Manassantin A (MNS-A), a novel dineolignan isolated from Saururus cernuus was evaluated for its central depressant effects. Intraperitoneal (IP) administration of MNS-A to mice at nontoxic doses caused a decrease in spontaneous motor activity and inhibition of amphetamine-induced stereotypy, with an ED50 of 0.21 +/- 0.02 mg/kg for its antiamphetamine activity. Doses of MNS-A up to the LD50 did not produce catalepsy and ptosis as were observed with haloperidol used as a reference drug. The compound caused a dose-dependent hypothermia, while haloperidol was not very effective in this test. Potentiation of pentobarbital-sleeping time was observed to be of comparable degree with both drugs. In spite of the higher toxicity (acute LD50 5.4 +/- 0.2 mg/kg, IP) than that shown by haloperidol, the somewhat selective neuroleptic profile of MNS-A makes it an interesting candidate for more detailed studies.

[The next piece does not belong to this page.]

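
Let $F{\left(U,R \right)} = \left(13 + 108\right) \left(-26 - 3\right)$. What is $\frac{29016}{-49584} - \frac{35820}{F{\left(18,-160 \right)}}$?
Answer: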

从三白草中分离出的一种新型双新木脂素——马纳桑亭A(MNS - A),对其中枢抑制作用进行了评估。以无毒剂量腹腔注射(IP)给小鼠MNS - A后,可导致自发运动活动减少,并抑制苯丙胺引起的刻板行为,其抗苯丙胺活性的半数有效剂量(ED50)为0.21±0.02mg/kg。高达半数致死量(LD50)的MNS - A剂量并未产生如用作参考药物的氟哌啶醇所观察到的僵住症和眼睑下垂。该化合物可引起剂量依赖性体温过低,而氟哌啶醇在该试验中效果不佳。观察到两种药物对戊巴比妥睡眠时间的增强作用程度相当。尽管MNS - A的毒性(急性腹腔注射LD50为5.4±0.2mg/kg)高于氟哌啶醇,但其某种程度的选择性抗精神病特性使其成为更详细研究的一个有趣候选物。